Creating embeddings using the ai_embedding_vector function in PlaidCloud Lakehouse

This document provides an overview of the ai_embedding_vector function in PlaidCloud Lakehouse and demonstrates how to create document embeddings using this function.

The main code implementation can be found here.

By default, PlaidCloud Lakehouse leverages the text-embedding-ada model for generating embeddings.

Note:

Starting from PlaidCloud Lakehouse v1.1.47, PlaidCloud Lakehouse supports the Azure OpenAI service.

This integration offers improved data privacy.

To use Azure OpenAI, add the following configurations to the [query] section:

# Azure OpenAI
openai_api_chat_base_url = "https://<name>.openai.azure.com/openai/deployments/<name>/"
openai_api_embedding_base_url = "https://<name>.openai.azure.com/openai/deployments/<name>/"
openai_api_version = "2023-03-15-preview"

Caution:

PlaidCloud Lakehouse relies on (Azure) OpenAI for AI_EMBEDDING_VECTOR and sends the embedding column data to (Azure) OpenAI.

They will only work when the PlaidCloud Lakehouse configuration includes the openai_api_key, otherwise they will be inactive.

This function is available by default on PlaidCloud Lakehouse using an Azure OpenAI key. If you use them, you acknowledge that your data will be sent to Azure OpenAI by us.

Overview of ai_embedding_vector

The ai_embedding_vector function in PlaidCloud Lakehouse is a built-in function that generates vector embeddings for text data.

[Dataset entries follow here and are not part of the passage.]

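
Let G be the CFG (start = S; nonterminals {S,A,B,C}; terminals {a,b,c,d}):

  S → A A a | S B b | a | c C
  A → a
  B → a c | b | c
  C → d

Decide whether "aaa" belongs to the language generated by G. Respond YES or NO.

Convert to CNF:
  S -> A X3 | S X4 | T1 C | a
  A -> a
  B -> T0 T1 | b | c
  C -> d
  T0 -> a
  T1 -> c
  T2 -> b
  X3 -> A T0
  X4 -> B T2

CYK table (by increasing span):
  cell(0,0) a: {A,S,T0}  orig:{A,S}
  cell(1,1) a: {A,S,T0}  orig:{A,S}
  cell(2,2) a: {A,S,T0}  orig:{A,S}
  cell(0,1) aa: {X3}  orig:{}
  cell(1,2) aa: {X3}  orig:{}
  cell(0,2) aaa: {S}

S ∈ T[0,2] ⇒ YES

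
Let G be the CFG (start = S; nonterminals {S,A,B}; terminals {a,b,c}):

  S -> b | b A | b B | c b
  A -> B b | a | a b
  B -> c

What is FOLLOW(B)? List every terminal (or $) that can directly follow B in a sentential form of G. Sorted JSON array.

FIRST sets, iterate to fixpoint:
pass 1:
  A via A→a: +{a}
  B via B→c: +{c}
  S via S→b: +{b}
  S via S→c b: +{c}
  FIRST[S]={b,c}  FIRST[A]={a}  FIRST[B]={c}
pass 2:
  A via A→B b: +{c}
  FIRST[S]={b,c}  FIRST[A]={a,c}  FIRST[B]={c}
pass 3: (stable)
  FIRST[S]={b,c}  FIRST[A]={a,c}  FIRST[B]={c}

FOLLOW iteration:
initialize: $ ∈ FOLLOW(S)
pass 1:
  A→B b: FOLLOW(B) ⊇ FIRST(b) = {b}; new: +{b}
  S→b A: FOLLOW(A) ⊇ FOLLOW(S) ⊇ {$}; new: +{$}
  S→b B: FOLLOW(B) ⊇ FOLLOW(S) ⊇ {$}; new: +{$}
  FOLLOW[S]={$}  FOLLOW[A]={$}  FOLLOW[B]={$,b}
pass 2: (stable)
  FOLLOW[S]={$}  FOLLOW[A]={$}  FOLLOW[B]={$,b}

FOLLOW(B) = ["$", "b"]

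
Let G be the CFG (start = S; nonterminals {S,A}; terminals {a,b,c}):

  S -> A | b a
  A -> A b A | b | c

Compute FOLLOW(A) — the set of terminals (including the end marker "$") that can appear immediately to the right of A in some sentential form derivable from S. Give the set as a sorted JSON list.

Compute FIRST by fixpoint:
round 1:
  A via A→b: +{b}
  A via A→c: +{c}
  S via S→A: +{b,c}
  FIRST[S]={b,c}  FIRST[A]={b,c}
round 2: — fixpoint
  FIRST[S]={b,c}  FIRST[A]={b,c}

FOLLOW sets:
FOLLOW(S) := {$}
round 1:
  A→A b A: FOLLOW(A) ⊇ FIRST(b) = {b}; new: +{b}
  S→A: FOLLOW(A) ⊇ FOLLOW(S) ⊇ {$}; new: +{$}
  FOLLOW(S)={$}  FOLLOW(A)={$,b}
round 2: — fixpoint
  FOLLOW(S)={$}  FOLLOW(A)={$,b}

FOLLOW(A) = ["$", "b"]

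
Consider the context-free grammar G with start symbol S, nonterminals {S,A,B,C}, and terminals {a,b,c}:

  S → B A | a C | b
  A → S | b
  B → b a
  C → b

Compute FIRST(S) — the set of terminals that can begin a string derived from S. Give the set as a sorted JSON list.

FIRST iteration:
iter 1:
  A via A→b: +{b}
  B via B→b a: +{b}
  C via C→b: +{b}
  S via S→B A: +{b}
  S via S→a C: +{a}
  S: {a,b}  A: {b}  B: {b}  C: {b}
iter 2:
  A via A→S: +{a}
  S: {a,b}  A: {a,b}  B: {b}  C: {b}
iter 3: (no change)
  S: {a,b}  A: {a,b}  B: {b}  C: {b}

FIRST(S) = ["a", "b"]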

It is useful for natural language processing tasks, such as document similarity, clustering, and recommendation systems.

The function takes a text input and returns a high-dimensional vector that represents the input text's semantic meaning and context. The embeddings are created using pre-trained models on large text corpora, capturing the relationships between words and phrases in a continuous space.

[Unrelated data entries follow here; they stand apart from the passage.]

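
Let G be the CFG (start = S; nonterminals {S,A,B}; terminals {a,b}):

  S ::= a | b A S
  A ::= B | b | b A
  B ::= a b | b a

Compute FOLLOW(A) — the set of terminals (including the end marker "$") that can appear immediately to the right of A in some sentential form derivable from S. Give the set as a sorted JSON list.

FIRST sets, iterate to fixpoint:
[1]
  A via A→b: +{b}
  B via B→a b: +{a}
  B via B→b a: +{b}
  S via S→a: +{a}
  S via S→b A S: +{b}
  S: {a,b}  A: {b}  B: {a,b}
[2]
  A via A→B: +{a}
  S: {a,b}  A: {a,b}  B: {a,b}
[3] (stable)
  S: {a,b}  A: {a,b}  B: {a,b}

FOLLOW sets:
initialize: $ ∈ FOLLOW(S)
iter 1:
  S→b A S: FOLLOW(A) ⊇ FIRST(S) = {a,b}; new: +{a,b}
  FOLLOW[S]={$}  FOLLOW[A]={a,b}  FOLLOW[B]={}
iter 2:
  A→B: FOLLOW(B) ⊇ FOLLOW(A) ⊇ {a,b}; new: +{a,b}
  FOLLOW[S]={$}  FOLLOW[A]={a,b}  FOLLOW[B]={a,b}
iter 3: (stable)
  FOLLOW[S]={$}  FOLLOW[A]={a,b}  FOLLOW[B]={a,b}

FOLLOW(A) = ["a", "b"]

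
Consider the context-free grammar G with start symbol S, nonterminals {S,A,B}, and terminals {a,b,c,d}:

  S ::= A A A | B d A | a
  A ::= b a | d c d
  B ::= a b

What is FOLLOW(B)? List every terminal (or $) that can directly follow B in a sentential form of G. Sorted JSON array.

FIRST sets, iterate to fixpoint:
pass 1:
  A via A→b a: +{b}
  A via A→d c d: +{d}
  B via B→a b: +{a}
  S via S→A A A: +{b,d}
  S via S→B d A: +{a}
  FIRST[S]={a,b,d}  FIRST[A]={b,d}  FIRST[B]={a}
pass 2: (no change)
  FIRST[S]={a,b,d}  FIRST[A]={b,d}  FIRST[B]={a}

Compute FOLLOW by fixpoint:
FOLLOW(S) := {$}
iter 1:
  S→A A A: FOLLOW(A) ⊇ FIRST(A) = {b,d}; new: +{b,d}
  S→A A A: FOLLOW(A) ⊇ FOLLOW(S) ⊇ {$}; new: +{$}
  S→B d A: FOLLOW(B) ⊇ FIRST(d) = {d}; new: +{d}
  FOLLOW[S]={$}  FOLLOW[A]={$,b,d}  FOLLOW[B]={d}
iter 2: (no change)
  FOLLOW[S]={$}  FOLLOW[A]={$,b,d}  FOLLOW[B]={d}

FOLLOW(B) = ["d"]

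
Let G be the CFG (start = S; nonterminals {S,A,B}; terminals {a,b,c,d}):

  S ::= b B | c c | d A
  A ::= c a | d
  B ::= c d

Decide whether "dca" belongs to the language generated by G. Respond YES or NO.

Convert to CNF:
  S -> T0 T0 | T2 A | T3 B
  A -> T0 T1 | d
  B -> T0 T2
  T0 -> c
  T1 -> a
  T2 -> d
  T3 -> b

CYK table (by increasing span):
  cell(0,0) d: {A,T2}  orig:{A}
  cell(1,1) c: {T0}  orig:{}
  cell(2,2) a: {T1}  orig:{}
  cell(0,1) dc: ∅
  cell(1,2) ca: {A}
  cell(0,2) dca: {S}

S ∈ T[0,2] ⇒ YES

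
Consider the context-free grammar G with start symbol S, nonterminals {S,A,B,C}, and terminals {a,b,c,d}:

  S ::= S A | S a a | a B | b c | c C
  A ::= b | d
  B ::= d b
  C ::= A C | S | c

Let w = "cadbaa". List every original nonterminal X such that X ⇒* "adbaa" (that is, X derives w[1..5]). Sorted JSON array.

Convert to CNF:
  S -> S A | S X5 | T1 T3 | T2 B | T3 C
  A -> b | d
  B -> T0 T1
  C -> A C | S A | S X4 | T1 T3 | T2 B | T3 C | c
  T0 -> d
  T1 -> b
  T2 -> a
  T3 -> c
  X4 -> T2 T2
  X5 -> T2 T2

CYK table (by increasing span), restricted to cells inside w[1..5]:
  T[1,1] 'a' = {T2}  orig:{}
  T[2,2] 'd' = {A,T0}  orig:{A}
  T[3,3] 'b' = {A,T1}  orig:{A}
  T[4,4] 'a' = {T2}  orig:{}
  T[5,5] 'a' = {T2}  orig:{}
  T[1,2] 'ad' = ∅
  T[2,3] 'db' = {B}
  T[3,4] 'ba' = ∅
  T[4,5] 'aa' = {X4,X5}  orig:{}
  T[1,3] 'adb' = {C,S}
  T[2,4] 'dba' = ∅
  T[3,5] 'baa' = ∅
  T[1,4] 'adba' = ∅
  T[2,5] 'dbaa' = ∅
  T[1,5] 'adbaa' = {C,S}

Original NTs in T[1,5] deriving "adbaa": ["C", "S"]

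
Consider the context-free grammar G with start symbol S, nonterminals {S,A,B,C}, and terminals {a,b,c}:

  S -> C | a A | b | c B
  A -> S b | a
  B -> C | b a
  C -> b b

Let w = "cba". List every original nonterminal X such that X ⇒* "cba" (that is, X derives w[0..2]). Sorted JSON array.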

Creating embeddings using ai_embedding_vector

To create embeddings for a text document using the ai_embedding_vector function, follow the example below.

Create a table to store the documents:

CREATE TABLE documents (
                           id INT,
                           title VARCHAR,
                           content VARCHAR,
                           embedding ARRAY(FLOAT32)
);

Insert example documents into the table:

INSERT INTO documents(id, title, content)
VALUES
    (1, 'A Brief History of AI', 'Artificial intelligence (AI) has been a fascinating concept of science fiction for decades...'),
    (2, 'Machine Learning vs. Deep Learning', 'Machine learning and deep learning are two subsets of artificial intelligence...'),
    (3, 'Neural Networks Explained', 'A neural network is a series of algorithms that endeavors to recognize underlying relationships...'),

Generate the embeddings:

UPDATE documents SET embedding = ai_embedding_vector(content) WHERE length(embedding) = 0;

After running the query, the embedding column in the table will contain the generated embeddings.

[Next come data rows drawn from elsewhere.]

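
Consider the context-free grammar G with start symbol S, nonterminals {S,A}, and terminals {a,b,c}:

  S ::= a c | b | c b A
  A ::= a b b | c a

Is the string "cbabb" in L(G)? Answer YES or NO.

CNF form of G:
  S -> T0 T2 | T2 X4 | b
  A -> T0 X3 | T2 T0
  T0 -> a
  T1 -> b
  T2 -> c
  X3 -> T1 T1
  X4 -> T1 A

Fill CYK table bottom-up:
  cell(0,0) c: {T2}  orig:{}
  cell(1,1) b: {S,T1}  orig:{S}
  cell(2,2) a: {T0}  orig:{}
  cell(3,3) b: {S,T1}  orig:{S}
  cell(4,4) b: {S,T1}  orig:{S}
  cell(0,1) cb: ∅
  cell(1,2) ba: ∅
  cell(2,3) ab: ∅
  cell(3,4) bb: {X3}  orig:{}
  cell(0,2) cba: ∅
  cell(1,3) bab: ∅
  cell(2,4) abb: {A}
  cell(0,3) cbab: ∅
  cell(1,4) babb: {X4}  orig:{}
  cell(0,4) cbabb: {S}

S ∈ T[0,4] ⇒ YES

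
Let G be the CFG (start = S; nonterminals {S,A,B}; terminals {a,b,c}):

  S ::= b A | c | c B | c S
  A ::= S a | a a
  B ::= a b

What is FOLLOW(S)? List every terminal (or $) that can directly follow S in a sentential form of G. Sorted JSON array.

Compute FIRST by fixpoint:
pass 1:
  A via A→a a: +{a}
  B via B→a b: +{a}
  S via S→b A: +{b}
  S via S→c: +{c}
  S: {b,c}  A: {a}  B: {a}
pass 2:
  A via A→S a: +{b,c}
  S: {b,c}  A: {a,b,c}  B: {a}
pass 3: (no change)
  S: {b,c}  A: {a,b,c}  B: {a}

FOLLOW sets:
FOLLOW(S) := {$}
pass 1:
  A→S a: FOLLOW(S) ⊇ FIRST(a) = {a}; new: +{a}
  S→b A: FOLLOW(A) ⊇ FOLLOW(S) ⊇ {$,a}; new: +{$,a}
  S→c B: FOLLOW(B) ⊇ FOLLOW(S) ⊇ {$,a}; new: +{$,a}
  FOLLOW[S]={$,a}  FOLLOW[A]={$,a}  FOLLOW[B]={$,a}
pass 2: done
  FOLLOW[S]={$,a}  FOLLOW[A]={$,a}  FOLLOW[B]={$,a}

FOLLOW(S) = ["$", "a"]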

The embeddings are stored as an array of FLOAT32 values in the embedding column, which has the ARRAY(FLOAT32) column type.

You can now use these embeddings for various natural language processing tasks, such as finding similar documents or clustering documents based on their content.

Inspect the embeddings:

SELECT length(embedding) FROM documents;
+-------------------+
| length(embedding) |
+-------------------+
|              1536 |
|              1536 |
|              1536 |
+-------------------+

The query above shows that the generated embeddings have a length of 1536(dimensions) for each document.